29 thoughts on “The Siren Call of National Novel Writing Month

  1. I did 2 years and skipped last year for obvious reasons. I’m wrestling with whether or not to do it this year. I have done some half-hearted editing on both novels I wrote, and I wonder if I have another one in me, and do I have the mental clarity and focus and the energy to do it again. The 2 that I did were while I was working full time, and now I’m retired. I will probably be waffling right up until Nov. 1st.


    1. You do have a lot on your plate at the moment. I am somewhat desperate to bring my life back to writing. I have one more week of intense volunteering, but then things slow down and we head into winter. I wrote a serious novel last round and I’d like to have some fun with this next one – I really want to make myself laugh. Regardless of what happens with any drafts, our skills become stronger for the experience.


      1. That’s true. Just the act of writing is sometimes enough. My novels were both historical, but totally different. And both times I at least had a clue what I wanted to write. This time I have nothing. Yet.


        1. I’m going to try to go in with an outline this time. Last time, I just started off with an idea. I suppose it takes a few rounds to figure out what actually works for a writer. I’m already fantasizing about saying to anyone who asks anything of me…”I’m sorry, I can’t, I haven’t met my word count today…”


    1. The last time around, I wrote a novel draft for an idea that I’d had in my head for about 5 years, so I usually take the long way round as well. This time, I have a vague idea, but mostly I just want to write funny scenes. I think humor is much more difficult to write than straight fiction. You’re miles ahead of me on that skill!


  2. Good luck, Michelle! I find this competition (even if it’s only with yourself) to be arbitrary and unhelpful. But I can see how it might jumpstart some folks’ process. I’ll just keep slogging away with my Shitty First Drafts and Sloppy Seconds.


    1. It does tend to be a numbers game. In some ways, it gives me permission to be single-minded about writing. When juggling so many other people’s agendas, as I am now, it’s easy for me to lose sight of things that make me happy and this is one way to push me back on track.

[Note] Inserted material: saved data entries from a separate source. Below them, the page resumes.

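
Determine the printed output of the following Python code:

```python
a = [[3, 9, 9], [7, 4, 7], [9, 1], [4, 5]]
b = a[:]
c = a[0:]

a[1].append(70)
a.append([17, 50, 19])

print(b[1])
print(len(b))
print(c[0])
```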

  3. I’m a little anxious about it. Just recently accepted defeat regarding a major goal – something completely different, but also important. On the one hand, I really, really ACHE to get onto a serious writing track, and I have a story that I’ve been procrastinating writing, and I believe this might be the way to go. On the other … I’m scared of another failure. Argh!


    1. I rush headlong into things where failure is always a possibility. I would rather fail a thousand times (and have) then to not try at all.
      And failure in this instance just means not turning your homework on time. No biggie! Try it out and see if you find a groove. You just might surprise yourself – I did. Last year, I made a halfhearted attempt and quit after week one – there was just too much going on at the time. This year, I’ll give it another go. Practice, practice, practice…


    1. If I were consistently writing at this point, it likely wouldn’t be on my radar. But that’s not the case and so I’m taking advantage to get the wheels rolling once again. I’m going with “not my best work” versus “no work at all”, which doesn’t seem to be an issue for you!